JAKARTA (RIAUSKY.COM)- Menteri Keuangan Sri Mulyani Indrawati mengatakan, jumlah tunjangan hari raya (THR) dan gaji ke-13 untuk ASN dan pensiunan tahun ini akan lebih besar daripada tahun lalu.
Sri Mulyani menjelaskan, ada penyesuaian besaran THR dan gaji ke-13 tahun ini, yaitu diberikan sebesar gaji dan pensiunan pokok ditambah tunjangan yang melekat pada gaji atau pensiunan pokok, tunjangan keluarga, tunjangan pangan, tunjangan jabatan.
"Dan, untuk tahun ini kita tambahkan 50 persen dari tunjangan kinerja per bulan bagi yang mendapatkan. Jadi lebih besar dari 2021," kata Menkeu dalam konferensi pers THR dan gaji ke-13, Sabtu (16/4/2022).

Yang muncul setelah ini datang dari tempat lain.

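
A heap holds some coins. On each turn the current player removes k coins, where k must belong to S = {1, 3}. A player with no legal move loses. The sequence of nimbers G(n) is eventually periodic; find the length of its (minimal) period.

2

G(0) = 0
G(1) = mex{0} = 1
G(2) = mex{1} = 0
G(3) = mex{0,0} = 1
G(4) = mex{1,1} = 0
G(5) = mex{0,0} = 1
G(6) = mex{1,1} = 0
G(7) = mex{0,0} = 1
G(8) = mex{1,1} = 0
G(9) = mex{0,0} = 1
G(10) = mex{1,1} = 0
G(11) = mex{0,0} = 1
G(12) = mex{1,1} = 0
G(13) = mex{0,0} = 1
G(14) = mex{1,1} = 0
G(n+2) = G(n) holds for n = 0,…,2 (a full window of length max(S) = 3), so the sequence is purely periodic with period 2.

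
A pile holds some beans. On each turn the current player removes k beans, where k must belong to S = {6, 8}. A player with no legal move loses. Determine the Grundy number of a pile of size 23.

G(0) = 0
G(1) = mex{} = 0
G(2) = mex{} = 0
G(3) = mex{} = 0
G(4) = mex{} = 0
G(5) = mex{} = 0
G(6) = mex{0} = 1
G(7) = mex{0} = 1
G(8) = mex{0,0} = 1
G(9) = mex{0,0} = 1
G(10) = mex{0,0} = 1
G(11) = mex{0,0} = 1
G(12) = mex{1,0} = 2
G(13) = mex{1,0} = 2
G(14) = mex{1,1} = 0
G(15) = mex{1,1} = 0
G(16) = mex{1,1} = 0
G(17) = mex{1,1} = 0
G(18) = mex{2,1} = 0
G(19) = mex{2,1} = 0
G(20) = mex{0,2} = 1
G(21) = mex{0,2} = 1
G(22) = mex{0,0} = 1
G(23) = mex{0,0} = 1

1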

Sri Mulyani menjelaskan, dua tahun terakhir, 2020-2021, kebijakan THR dan gaji ke-13 dilakukan penyesuaian sesuai dengan fokus penanganan pandemi. Pada 2020, THR hanya diberikan kepada pejabat di bawah eselon 2 serta pensiunan, Besaran THR dan gaji ke-13 hanya berupa gaji pokok, tunjangan keluarga, dan jabatan.

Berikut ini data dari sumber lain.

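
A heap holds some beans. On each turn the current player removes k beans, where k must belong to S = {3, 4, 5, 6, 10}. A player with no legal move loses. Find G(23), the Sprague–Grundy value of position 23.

2

G(0) = 0
G(1) = mex{} = 0
G(2) = mex{} = 0
G(3) = mex{0} = 1
G(4) = mex{0,0} = 1
G(5) = mex{0,0,0} = 1
G(6) = mex{1,0,0,0} = 2
G(7) = mex{1,1,0,0} = 2
G(8) = mex{1,1,1,0} = 2
G(9) = mex{2,1,1,1} = 0
G(10) = mex{2,2,1,1,0} = 3
G(11) = mex{2,2,2,1,0} = 3
G(12) = mex{0,2,2,2,0} = 1
G(13) = mex{3,0,2,2,1} = 4
G(14) = mex{3,3,0,2,1} = 4
G(15) = mex{1,3,3,0,1} = 2
G(16) = mex{4,1,3,3,2} = 0
G(17) = mex{4,4,1,3,2} = 0
G(18) = mex{2,4,4,1,2} = 0
G(19) = mex{0,2,4,4,0} = 1
G(20) = mex{0,0,2,4,3} = 1
G(21) = mex{0,0,0,2,3} = 1
G(22) = mex{1,0,0,0,1} = 2
G(23) = mex{1,1,0,0,4} = 2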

"Lalu, 2021 ancaman Covid masih berat, tetapi pemulihan ekonomi mulai berjalan dan kondisi APBN membaik. Oleh karena itu THR dan gaji ke-13 dibayarkan kepada seluruh aparatur negara dan pensiunan. Jadi THR tahun ini lebih besar (karena ada tambahan 50 persen tunjangan kinerja)," kata Sri Mulyani menjelaskan.
Sri Mulyani melanjutkan, ketentuan mengenai THR dan gaji ke-13 tahun ini yang tercantum dalam Peraturan Pemerintah (PP) 16/2022.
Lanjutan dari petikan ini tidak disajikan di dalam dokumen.